Analitycy francuskiego banku oceniają, że wzrost cen ropy, a także niskie wyceny zwiększą popyt na aktywa z rynków Europy wschodniej. Societe Generale nie zachęca natomiast do inwestowania w Azji, głównie z powodu ostatnich problemów gospodarki Chin i na rynkach finansowych tego kraju.

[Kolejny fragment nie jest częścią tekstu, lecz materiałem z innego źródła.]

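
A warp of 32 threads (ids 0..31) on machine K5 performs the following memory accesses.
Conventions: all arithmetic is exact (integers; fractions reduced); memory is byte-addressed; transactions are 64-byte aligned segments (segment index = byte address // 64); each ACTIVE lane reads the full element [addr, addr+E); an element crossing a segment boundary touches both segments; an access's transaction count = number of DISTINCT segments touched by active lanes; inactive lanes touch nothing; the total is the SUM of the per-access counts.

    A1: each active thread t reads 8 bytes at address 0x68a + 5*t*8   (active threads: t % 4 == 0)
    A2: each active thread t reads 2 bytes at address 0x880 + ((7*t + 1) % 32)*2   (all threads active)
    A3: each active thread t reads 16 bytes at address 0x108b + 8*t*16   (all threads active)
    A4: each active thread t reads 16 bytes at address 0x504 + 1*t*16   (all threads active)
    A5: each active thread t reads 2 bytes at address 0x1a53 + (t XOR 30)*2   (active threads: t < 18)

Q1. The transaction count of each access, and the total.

A1: 8 transactions
A2: 1 transaction
A3: 32 transactions
A4: 9 transactions
A5: 2 transactions

Answer: 8,1,32,9,2; total 52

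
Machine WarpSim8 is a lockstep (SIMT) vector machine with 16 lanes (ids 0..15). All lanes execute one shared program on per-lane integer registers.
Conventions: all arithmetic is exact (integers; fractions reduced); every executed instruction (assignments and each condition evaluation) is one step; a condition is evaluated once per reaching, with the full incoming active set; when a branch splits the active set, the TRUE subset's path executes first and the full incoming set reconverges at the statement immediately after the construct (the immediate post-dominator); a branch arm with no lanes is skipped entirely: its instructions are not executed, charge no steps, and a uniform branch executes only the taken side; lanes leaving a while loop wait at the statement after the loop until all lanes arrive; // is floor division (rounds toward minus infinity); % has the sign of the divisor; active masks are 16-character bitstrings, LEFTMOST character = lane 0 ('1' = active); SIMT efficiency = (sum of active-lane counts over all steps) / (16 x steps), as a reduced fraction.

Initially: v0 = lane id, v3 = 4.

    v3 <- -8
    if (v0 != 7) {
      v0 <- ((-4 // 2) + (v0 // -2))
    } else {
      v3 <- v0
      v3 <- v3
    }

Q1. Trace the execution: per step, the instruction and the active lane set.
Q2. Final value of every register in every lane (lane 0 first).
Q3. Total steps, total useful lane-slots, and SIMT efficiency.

step 0: v3 <- -8                     1111111111111111
step 1: eval (v0 != 7)               1111111111111111
step 2: v0 <- ((-4 // 2) + (v0 // -2)) 1111111011111111
step 3: v3 <- v0                     0000000100000000
step 4: v3 <- v3                     0000000100000000

Answer: 5 steps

v0: -2,-3,-3,-4,-4,-5,-5,7,-6,-7,-7,-8,-8,-9,-9,-10
v3: -8,-8,-8,-8,-8,-8,-8,7,-8,-8,-8,-8,-8,-8,-8,-8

steps = 5; useful = 49; efficiency = 49/80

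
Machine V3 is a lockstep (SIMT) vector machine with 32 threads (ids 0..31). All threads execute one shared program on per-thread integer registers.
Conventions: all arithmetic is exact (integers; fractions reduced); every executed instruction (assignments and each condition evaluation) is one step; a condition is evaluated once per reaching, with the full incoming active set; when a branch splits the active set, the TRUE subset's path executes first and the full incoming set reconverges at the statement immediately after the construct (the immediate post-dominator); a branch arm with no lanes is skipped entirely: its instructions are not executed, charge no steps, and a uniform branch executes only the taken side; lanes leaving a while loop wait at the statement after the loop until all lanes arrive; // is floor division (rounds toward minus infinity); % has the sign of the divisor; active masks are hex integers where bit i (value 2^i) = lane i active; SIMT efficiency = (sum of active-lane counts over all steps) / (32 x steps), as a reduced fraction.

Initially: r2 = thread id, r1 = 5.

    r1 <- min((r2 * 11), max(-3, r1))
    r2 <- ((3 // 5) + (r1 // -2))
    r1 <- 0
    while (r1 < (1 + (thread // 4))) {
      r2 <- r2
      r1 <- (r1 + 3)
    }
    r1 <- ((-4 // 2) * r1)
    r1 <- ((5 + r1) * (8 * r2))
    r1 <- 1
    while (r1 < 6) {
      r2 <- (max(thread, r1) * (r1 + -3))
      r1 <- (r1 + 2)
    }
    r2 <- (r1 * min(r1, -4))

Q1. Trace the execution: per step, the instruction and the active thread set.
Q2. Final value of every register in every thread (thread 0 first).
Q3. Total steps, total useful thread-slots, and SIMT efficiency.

step 0: r1 <- min((r2 * 11), max(-3, r1)) 0xffffffff
step 1: r2 <- ((3 // 5) + (r1 // -2)) 0xffffffff
step 2: r1 <- 0                      0xffffffff
step 3: eval (r1 < (1 + (thread // 4))) 0xffffffff
step 4: r2 <- r2                     0xffffffff
step 5: r1 <- (r1 + 3)               0xffffffff
step 6: eval (r1 < (1 + (thread // 4))) 0xffffffff
step 7: r2 <- r2                     0xfffff000
step 8: r1 <- (r1 + 3)               0xfffff000
step 9: eval (r1 < (1 + (thread // 4))) 0xfffff000
step 10: r2 <- r2                     0xff000000
step 11: r1 <- (r1 + 3)               0xff000000
step 12: eval (r1 < (1 + (thread // 4))) 0xff000000
step 13: r1 <- ((-4 // 2) * r1)       0xffffffff
step 14: r1 <- ((5 + r1) * (8 * r2))  0xffffffff
step 15: r1 <- 1                      0xffffffff
step 16: eval (r1 < 6)                0xffffffff
step 17: r2 <- (max(thread, r1) * (r1 + -3)) 0xffffffff
step 18: r1 <- (r1 + 2)               0xffffffff
step 19: eval (r1 < 6)                0xffffffff
step 20: r2 <- (max(thread, r1) * (r1 + -3)) 0xffffffff
step 21: r1 <- (r1 + 2)               0xffffffff
step 22: eval (r1 < 6)                0xffffffff
step 23: r2 <- (max(thread, r1) * (r1 + -3)) 0xffffffff
step 24: r1 <- (r1 + 2)               0xffffffff
step 25: eval (r1 < 6)                0xffffffff
step 26: r2 <- (r1 * min(r1, -4))     0xffffffff

Answer: 27 steps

r2: -28,-28,-28,-28,-28,-28,-28,-28,-28,-28,-28,-28,-28,-28,-28,-28,-28,-28,-28,-28,-28,-28,-28,-28,-28,-28,-28,-28,-28,-28,-28,-28
r1: 7,7,7,7,7,7,7,7,7,7,7,7,7,7,7,7,7,7,7,7,7,7,7,7,7,7,7,7,7,7,7,7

steps = 27; useful = 756; efficiency = 756/864 = 7/8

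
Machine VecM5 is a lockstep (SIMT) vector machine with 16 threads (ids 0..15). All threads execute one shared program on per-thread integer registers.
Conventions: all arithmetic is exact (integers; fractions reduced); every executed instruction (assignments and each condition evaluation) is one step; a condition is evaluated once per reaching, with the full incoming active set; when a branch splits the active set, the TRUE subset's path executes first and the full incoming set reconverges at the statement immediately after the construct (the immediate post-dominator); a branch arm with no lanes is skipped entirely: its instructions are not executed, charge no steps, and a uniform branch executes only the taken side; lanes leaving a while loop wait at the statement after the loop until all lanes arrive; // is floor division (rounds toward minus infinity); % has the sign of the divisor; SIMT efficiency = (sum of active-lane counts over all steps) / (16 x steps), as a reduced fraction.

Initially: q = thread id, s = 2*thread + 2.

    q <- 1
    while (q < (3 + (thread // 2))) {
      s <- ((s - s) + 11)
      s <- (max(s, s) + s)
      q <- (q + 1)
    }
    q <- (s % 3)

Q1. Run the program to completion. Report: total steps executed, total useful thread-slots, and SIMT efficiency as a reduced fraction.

Answer: 39 steps, 400 useful, 25/39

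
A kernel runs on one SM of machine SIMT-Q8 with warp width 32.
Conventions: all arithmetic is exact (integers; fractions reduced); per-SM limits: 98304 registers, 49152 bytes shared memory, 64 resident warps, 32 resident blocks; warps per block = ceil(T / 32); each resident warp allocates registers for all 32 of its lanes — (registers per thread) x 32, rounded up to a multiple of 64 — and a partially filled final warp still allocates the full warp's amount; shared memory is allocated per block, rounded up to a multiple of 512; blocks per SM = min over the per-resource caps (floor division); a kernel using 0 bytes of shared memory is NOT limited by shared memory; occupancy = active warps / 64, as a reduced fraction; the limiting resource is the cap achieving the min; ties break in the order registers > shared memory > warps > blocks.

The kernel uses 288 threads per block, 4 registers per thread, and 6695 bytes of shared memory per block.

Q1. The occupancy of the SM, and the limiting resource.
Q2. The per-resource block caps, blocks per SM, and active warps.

Answer: occupancy 27/32, limited by shared memory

registers: 85 blocks
shared memory: 6 blocks
warps: 7 blocks
blocks: 32 blocks

Answer: 6 blocks, 54 active warps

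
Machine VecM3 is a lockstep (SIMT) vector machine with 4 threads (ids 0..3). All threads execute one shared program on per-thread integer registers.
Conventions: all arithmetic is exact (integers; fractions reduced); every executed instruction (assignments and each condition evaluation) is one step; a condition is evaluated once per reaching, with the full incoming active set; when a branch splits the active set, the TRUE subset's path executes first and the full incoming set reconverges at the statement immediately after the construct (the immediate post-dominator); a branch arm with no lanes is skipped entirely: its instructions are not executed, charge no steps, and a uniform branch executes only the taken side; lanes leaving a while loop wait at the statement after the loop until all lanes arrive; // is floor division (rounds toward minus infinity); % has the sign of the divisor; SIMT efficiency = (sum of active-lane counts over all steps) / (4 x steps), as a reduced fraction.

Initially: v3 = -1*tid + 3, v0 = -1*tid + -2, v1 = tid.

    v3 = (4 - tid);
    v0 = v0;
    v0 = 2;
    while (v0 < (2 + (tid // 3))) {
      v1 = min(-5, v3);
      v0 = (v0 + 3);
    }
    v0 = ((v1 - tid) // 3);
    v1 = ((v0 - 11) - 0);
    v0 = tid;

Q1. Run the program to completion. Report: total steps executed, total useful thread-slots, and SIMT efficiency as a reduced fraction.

Answer: 10 steps, 31 useful, 31/40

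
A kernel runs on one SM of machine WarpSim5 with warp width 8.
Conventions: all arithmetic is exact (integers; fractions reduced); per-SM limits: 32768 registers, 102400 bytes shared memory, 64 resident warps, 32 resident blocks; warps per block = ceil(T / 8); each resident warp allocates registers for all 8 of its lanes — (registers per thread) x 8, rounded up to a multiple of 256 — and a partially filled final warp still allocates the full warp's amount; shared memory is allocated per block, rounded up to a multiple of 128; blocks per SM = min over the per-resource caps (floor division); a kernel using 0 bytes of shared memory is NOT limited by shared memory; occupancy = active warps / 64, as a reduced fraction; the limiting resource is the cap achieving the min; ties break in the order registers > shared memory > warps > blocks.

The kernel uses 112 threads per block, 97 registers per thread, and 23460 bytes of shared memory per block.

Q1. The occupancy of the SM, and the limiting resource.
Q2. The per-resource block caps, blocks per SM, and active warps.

Answer: occupancy 7/16, limited by registers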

- Czas rozważyć jakąś ekspozycję na rynki wschodzące po znaczącym spadku cen aktywów od 2010 roku i napływie mocno negatywnych informacji – głosi raport francuskiego banku. - Azja jest wciąż ryzykowna biorąc pod uwagę spowolnienie w Chinach, potencjalną deprecjację waluty i obawy dotyczące niewypłacalności spółek – dodał.
W 2015 roku z funduszy akcji rynków wschodzących odpłynęło ok. 74 mld USD. Rok wcześniej 25 mld USD. Tylko z funduszy akcji rynków azjatyckich, z wyłączeniem Japonii, odpłynęło w ubiegłym roku 39 mld USD.
Indeks MSCI Emerging Europe ma wskaźnik cena/zysk na 2016 rok wynoszący 3,2. W 2015 roku wartość indeksu spadła o 17,6 proc.
- Europa wschodnia jest naszym faworytem, wszystkie klasy aktywów - ogłosił Societe Generale. - Powinna skorzystać z poprawy perspektyw eurolandu, ilościowego luzowania Europejskiego Banku Centralnego i akomodatywnej krajowej polityki monetarnej i fiskalnej – dodał.
Wśród europejskich gospodarek wschodzących bank najbardziej stawia na Rosję. Zachęca do kupna jej obligacji, rubla i akcji europejskich spółek zaangażowanych na rosyjskim rynku. Societe Generale opiera swój optymizm na prognozie wzrostu ceny ropy w tym roku. Oczekuje, że na koniec 2016 roku za baryłkę ropy Brent trzeba będzie zapłacić 60 USD, a kurs ropy WTI wyniesie wówczas 56 USD. Obecnie oba rodzaje ropy notowane są po ok. 33 USD.